Boğaziçi öngörünüm ve Mudo’nun çığlığı

ÖNCEKİ gün muhtemel bir İstanbul depremi için sorular sormuştum.

Haberin Devamı

Şimdi önümüzde bir “deprem gerçeği” var...

Elbette İstanbul’un tümü üzerine düşünülecek bir soru bu.

Dün bir bölümünü yazıp apartmanların altındaki “genişletilmiş vitrin” sorusunu ortaya atmıştım.

Altları dükkân olan dev apartmanlarda vitrinleri genişletmek için yapılanları sorgulamıştım.

Soruların biri de “Boğaziçi öngörünüm meselesi”ydi...

Beşiktaş, Sarıyer, Üsküdar ve Beykoz...

Sahil şeridi. Ve sahil şeridinin üzeri... Geri planları...

Bugün de “Boğaziçi öngörünüm meselesi”yle ilgili gelen mesajları yazıyorum.

Dert büyük.

Arayanlardan birisi de Mudo’nun sahibi Mustafa Taviloğlu idi.

Kendisiyle uzun dostluğumuz var.

Bütün ruhuyla çalışarak Mudo markasını yaratan Mustafa’ya artık kimse “Mustafa” demez.

Adıyla markası bu kadar iç içe geçen bir başkası var mı bilemiyorum ama herkes ona “Mudo” der...

Haberin Devamı

İşte o Mudo “Boğaziçi öngörünüm” yazımla ilgili aradı.

Aslında bu bir çığlıktı.

Dedi ki:

“Fatih, zaten bu deprem felaketiyle içimiz yanıyor. Canlarımız gitti. Her yerden depreme karşı önlem almamızla ilgili açıklamalar geliyor. Ama nasıl olacak bu?

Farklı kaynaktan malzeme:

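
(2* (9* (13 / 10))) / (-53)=-117 / 265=-0.44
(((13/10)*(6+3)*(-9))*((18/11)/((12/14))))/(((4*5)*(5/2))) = -22113/5500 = -4.02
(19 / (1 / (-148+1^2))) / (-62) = 2793 / 62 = 45.05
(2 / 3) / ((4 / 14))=7 / 3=2.33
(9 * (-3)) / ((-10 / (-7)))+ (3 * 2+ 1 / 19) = -2441 / 190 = -12.85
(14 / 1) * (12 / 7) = 24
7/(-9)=-7/9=-0.78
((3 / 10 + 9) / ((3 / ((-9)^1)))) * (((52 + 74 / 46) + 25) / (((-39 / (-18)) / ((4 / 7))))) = -578.42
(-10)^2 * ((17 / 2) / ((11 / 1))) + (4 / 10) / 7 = 29772 / 385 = 77.33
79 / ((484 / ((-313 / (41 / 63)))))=-1557801 / 19844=-78.50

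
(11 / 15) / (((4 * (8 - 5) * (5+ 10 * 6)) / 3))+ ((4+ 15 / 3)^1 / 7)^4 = 25614311 / 9363900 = 2.74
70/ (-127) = -70/ 127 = -0.55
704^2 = 495616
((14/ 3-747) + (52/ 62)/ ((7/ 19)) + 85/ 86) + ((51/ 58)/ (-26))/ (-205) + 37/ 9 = -19080420556261/ 25961268060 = -734.96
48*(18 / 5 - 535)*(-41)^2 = -214388016 / 5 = -42877603.20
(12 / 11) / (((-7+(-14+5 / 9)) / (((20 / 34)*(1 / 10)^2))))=-27 / 86020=-0.00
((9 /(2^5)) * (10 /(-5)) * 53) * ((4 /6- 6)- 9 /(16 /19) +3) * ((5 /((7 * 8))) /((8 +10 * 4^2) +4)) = 496875 /2465792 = 0.20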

Mesela ben şu an oturduğum evde çok uzun yıllardır oturuyorum. Artık evin demirleri paslandı. Duvarlarındaki çimento kum oldu. Deniz kumu... Ama elimizi süremiyoruz. Çünkü Boğaziçi yasası var. Yahu bu evi Erdem Talu gibi bir isim yapmış. Müthiş bir mimar. Ama şimdi dokunamıyoruz. Deprem geliyor. Ne yapacağız? Evimizi terk mi edelim? Projesini hazırlayalım. Gelip baksınlar. Nasıl istiyorlarsa öyle yapalım. Ama yasa karşısında çaresizlik var.”

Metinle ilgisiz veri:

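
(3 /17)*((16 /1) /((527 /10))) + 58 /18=264131 /80631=3.28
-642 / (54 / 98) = -10486 / 9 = -1165.11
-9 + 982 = 973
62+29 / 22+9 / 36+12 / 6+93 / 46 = 68401 / 1012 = 67.59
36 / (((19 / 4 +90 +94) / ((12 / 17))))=1728 / 12835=0.13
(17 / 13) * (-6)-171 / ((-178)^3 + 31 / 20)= -11505046458 / 1466335117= -7.85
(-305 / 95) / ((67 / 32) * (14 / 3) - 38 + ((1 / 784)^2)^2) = 69137765695488 / 607907027947463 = 0.11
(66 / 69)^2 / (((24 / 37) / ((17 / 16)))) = 76109 / 50784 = 1.50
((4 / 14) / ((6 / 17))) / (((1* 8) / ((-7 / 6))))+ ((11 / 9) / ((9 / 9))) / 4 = 3 / 16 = 0.19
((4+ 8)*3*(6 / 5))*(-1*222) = -47952 / 5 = -9590.40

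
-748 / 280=-187 / 70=-2.67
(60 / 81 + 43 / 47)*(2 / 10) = 2101 / 6345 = 0.33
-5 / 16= -0.31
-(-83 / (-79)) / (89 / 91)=-7553 / 7031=-1.07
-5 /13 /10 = -1 /26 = -0.04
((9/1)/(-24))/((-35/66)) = 99/140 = 0.71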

Mudo’yu tanıyan bilir. Paraya pula değil, dostluğa ve hatıralara değer verir.

O yüzden söyledikleri bir şikâyetten çok içten gelen bir çığlık gibiydi.

Yalnız o mu?

O kadar çok mesaj aldım ki...

En keskin gerçek şu:

“Yıllardır bu evlerde oturuyoruz. Vergimizi veriyoruz. Elektrik, su kullanıyoruz. Ve şimdi deprem geliyor. Bu yapıları güçlendirmek için hiçbir şey yapamıyoruz. Mecburi felaketin içinde oturuyoruz...”

GERİ BÖLGE

Yalnızca Boğaz’ı gören değil, geri taraflarda yapılmış gecekondulardan apartmanlara kadar daha birçok yapı bu yasa kapsamına giriyor.

Haberin Devamı

Tabii bu alanlarda Boğaz’a doğru uzanan korular zamanla işgal edilmiş. Gecekondular, derme çatma apartmanlar.

Sonra büyük inşaat markaları buraları alıp “siteler kurmuş”...

Geriye doğru baktığınızda, 1960’lı yıllarda yeşil koruluk olan bu yerler şimdi betonla kaplanmış.

Gözü dönmüş rantiyeciler, ne yapmış ne etmiş, buraları parsellemiş.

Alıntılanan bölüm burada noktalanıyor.